How can I grep through tab completion possibilities?
When I press tab in a console I get this output
Display all 2957 possibilities? (y or n)
Is there any way to use grep
on these 2957 possibilities? I would like to search for all commands with the word "svn" in them.
Solution 1:
The solution is the bash builtin compgen
. To grep 'svn' from all available commands and command aliases accessible through $PATH
, type.
compgen -ac | grep svn
Want to search from a certain prefix (eg all commands that start with ecrypt
)?
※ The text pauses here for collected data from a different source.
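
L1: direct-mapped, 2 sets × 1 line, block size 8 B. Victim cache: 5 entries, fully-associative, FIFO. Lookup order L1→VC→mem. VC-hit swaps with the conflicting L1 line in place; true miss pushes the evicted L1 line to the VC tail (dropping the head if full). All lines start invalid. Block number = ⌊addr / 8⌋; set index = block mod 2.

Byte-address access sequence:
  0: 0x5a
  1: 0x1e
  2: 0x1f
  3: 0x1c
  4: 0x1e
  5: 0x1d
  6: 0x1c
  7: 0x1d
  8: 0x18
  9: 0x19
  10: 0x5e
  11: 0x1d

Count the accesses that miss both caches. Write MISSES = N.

MISSES = 2

0: 0x5a (blk 11, set 1) → MISS  vc=[]
1: 0x1e (blk 3, set 1) → MISS  vc=[11]
2: 0x1f (blk 3, set 1) → L1-HIT  vc=[11]
3: 0x1c (blk 3, set 1) → L1-HIT  vc=[11]
4: 0x1e (blk 3, set 1) → L1-HIT  vc=[11]
5: 0x1d (blk 3, set 1) → L1-HIT  vc=[11]
6: 0x1c (blk 3, set 1) → L1-HIT  vc=[11]
7: 0x1d (blk 3, set 1) → L1-HIT  vc=[11]
8: 0x18 (blk 3, set 1) → L1-HIT  vc=[11]
9: 0x19 (blk 3, set 1) → L1-HIT  vc=[11]
10: 0x5e (blk 11, set 1) → VC-HIT  vc=[3]
11: 0x1d (blk 3, set 1) → VC-HIT  vc=[11]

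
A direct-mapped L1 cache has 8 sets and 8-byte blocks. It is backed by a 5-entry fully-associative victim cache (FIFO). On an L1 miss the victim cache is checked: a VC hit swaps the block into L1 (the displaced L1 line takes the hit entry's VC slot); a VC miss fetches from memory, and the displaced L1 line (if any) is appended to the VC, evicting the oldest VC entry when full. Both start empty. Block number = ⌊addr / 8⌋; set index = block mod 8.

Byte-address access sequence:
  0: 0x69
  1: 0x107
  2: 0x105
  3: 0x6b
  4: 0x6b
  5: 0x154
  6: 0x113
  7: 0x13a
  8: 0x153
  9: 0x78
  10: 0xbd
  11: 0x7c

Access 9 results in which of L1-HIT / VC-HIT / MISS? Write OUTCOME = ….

OUTCOME = MISS

#0 0x69→b13/s5 MISS; vc=[]
#1 0x107→b32/s0 MISS; vc=[]
#2 0x105→b32/s0 L1-HIT; vc=[]
#3 0x6b→b13/s5 L1-HIT; vc=[]
#4 0x6b→b13/s5 L1-HIT; vc=[]
#5 0x154→b42/s2 MISS; vc=[]
#6 0x113→b34/s2 MISS; vc=[42]
#7 0x13a→b39/s7 MISS; vc=[42]
#8 0x153→b42/s2 VC-HIT; vc=[34]
#9 0x78→b15/s7 MISS; vc=[34,39]
#10 0xbd→b23/s7 MISS; vc=[34,39,15]
#11 0x7c→b15/s7 VC-HIT; vc=[34,39,23]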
Use regular expressions..
compgen -ac | grep "^ecrypt"
Solution 2:
You can try using compgen
.
For example:
compgen -ac | grep "svn"
Solution 3:
This should be equivallent:
for x in `echo $PATH | sed 's/:/ /g'`; do ls $x | grep svn; done
Solution 4:
for i in $(echo $PATH | tr ":" "\n"); do find $i -type f -perm +111; done | grep svn
Very similar to totaam's answer apart from this limits its scope to executables (as Bash does). But JJE's compgen
is another mile better.
Solution 5:
maybe {,.}*svn*
helps here, e.g. ls -l /usr/bin/{,.}*svn*<tab>
.
But, have a look on the Zsh! Here: http://www.jukie.net/bart/blog/zsh-tab-completion are some great examples how it can help to reduce your tab completion results. This includes also negation, e.g. if you want all tab-completion results without the word "foobar", or all results with even digits in the first place, subdirectory tab-completion and much more. The reason why I changed to zsh was history sharing between all open terminals.